Hacker News new | ask | show | jobs
by Peaker 4790 days ago
Twitter's data is all in memory. That memory may not be random-access memory, though.

A pet peeve of mine is how people can do all the CS necessary to get nice data structures for their in-RAM data, but seem to forget everything they know and use very bad structures when they spill to flash or disk storage.

2 comments

Oops, of course. I meant we didn't have to set up/have access to persistent storage like a database.

That sounds basically exactly like our course so far. I'm only in the first year though, so I guess it's a bit early to comment on course coverage. But yep, all RAM data structures so far.

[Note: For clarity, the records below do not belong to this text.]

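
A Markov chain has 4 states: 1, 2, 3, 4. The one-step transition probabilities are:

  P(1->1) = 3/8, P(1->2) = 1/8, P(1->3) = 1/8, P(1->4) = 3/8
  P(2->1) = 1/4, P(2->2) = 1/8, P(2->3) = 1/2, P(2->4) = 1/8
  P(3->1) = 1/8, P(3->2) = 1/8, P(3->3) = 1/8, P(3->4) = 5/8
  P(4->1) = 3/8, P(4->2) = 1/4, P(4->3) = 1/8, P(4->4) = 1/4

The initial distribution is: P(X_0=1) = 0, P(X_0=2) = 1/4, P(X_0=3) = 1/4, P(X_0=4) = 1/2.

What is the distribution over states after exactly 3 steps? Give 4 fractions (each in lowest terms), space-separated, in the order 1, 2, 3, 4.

Propagating the distribution step by step (d_{t+1} = d_t * P):
d_0 = (1=0, 2=1/4, 3=1/4, 4=1/2)
  d_1[1] = 0*3/8 + 1/4*1/4 + 1/4*1/8 + 1/2*3/8 = 9/32
  d_1[2] = 0*1/8 + 1/4*1/8 + 1/4*1/8 + 1/2*1/4 = 3/16
  d_1[3] = 0*1/8 + 1/4*1/2 + 1/4*1/8 + 1/2*1/8 = 7/32
  d_1[4] = 0*3/8 + 1/4*1/8 + 1/4*5/8 + 1/2*1/4 = 5/16
d_1 = (1=9/32, 2=3/16, 3=7/32, 4=5/16)
  d_2[1] = 9/32*3/8 + 3/16*1/4 + 7/32*1/8 + 5/16*3/8 = 19/64
  d_2[2] = 9/32*1/8 + 3/16*1/8 + 7/32*1/8 + 5/16*1/4 = 21/128
  d_2[3] = 9/32*1/8 + 3/16*1/2 + 7/32*1/8 + 5/16*1/8 = 25/128
  d_2[4] = 9/32*3/8 + 3/16*1/8 + 7/32*5/8 + 5/16*1/4 = 11/32
d_2 = (1=19/64, 2=21/128, 3=25/128, 4=11/32)
  d_3[1] = 19/64*3/8 + 21/128*1/4 + 25/128*1/8 + 11/32*3/8 = 313/1024
  d_3[2] = 19/64*1/8 + 21/128*1/8 + 25/128*1/8 + 11/32*1/4 = 43/256
  d_3[3] = 19/64*1/8 + 21/128*1/2 + 25/128*1/8 + 11/32*1/8 = 191/1024
  d_3[4] = 19/64*3/8 + 21/128*1/8 + 25/128*5/8 + 11/32*1/4 = 87/256
d_3 = (1=313/1024, 2=43/256, 3=191/1024, 4=87/256)

Answer: 313/1024 43/256 191/1024 87/256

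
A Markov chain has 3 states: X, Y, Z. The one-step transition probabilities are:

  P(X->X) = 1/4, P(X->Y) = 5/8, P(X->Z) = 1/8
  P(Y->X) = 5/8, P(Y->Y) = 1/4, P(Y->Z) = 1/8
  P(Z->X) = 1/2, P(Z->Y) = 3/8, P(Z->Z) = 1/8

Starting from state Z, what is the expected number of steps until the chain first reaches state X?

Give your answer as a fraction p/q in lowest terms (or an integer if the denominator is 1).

Let h_i = expected steps to first reach X from state i.
Boundary: h_X = 0.
First-step equations for the other states:
  h_Y = 1 + 5/8*h_X + 1/4*h_Y + 1/8*h_Z
  h_Z = 1 + 1/2*h_X + 3/8*h_Y + 1/8*h_Z

Substituting h_X = 0 and rearranging gives the linear system (I - Q) h = 1:
  [3/4, -1/8] . (h_Y, h_Z) = 1
  [-3/8, 7/8] . (h_Y, h_Z) = 1

Solving yields:
  h_Y = 64/39
  h_Z = 24/13

Starting state is Z, so the expected hitting time is h_Z = 24/13.

Answer: 24/13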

Can you recommend or link to introductory material on data structures optimized for flash and disk?
You could start by looking at databases.

One useful data structure is the B+ tree http://en.wikipedia.org/wiki/B%2B_tree

Also log-structured merge trees:

http://en.wikipedia.org/wiki/Log-structured_merge-tree

There're a bunch of fascinating performance tradeoffs between B+ trees and LSM trees, which come out when you're choosing between something like MySQL InnoDB or PostGres (B+ tree) vs. LevelDB or Apache Cassandra (LSM trees). LSM trees tend to be faster for inserts and for write-heavy applications, and they offer very fast reads and writes for frequently-accessed data. They also depend upon the bandwidth of the disk rather than the seek time, and bandwidth has of late been increasing significantly faster than seek times. OTOH, they offer very variable latency, as an insert might trigger a major compaction, while B+ trees have a bounded latency limit. A lot of the distributed systems work at Google (a big user of LSM trees via BigTable) comes from the need to work around the poor 99th percentile latencies of LSM trees.

You might want to look for Cache Oblivious Data Structures (and algorithms).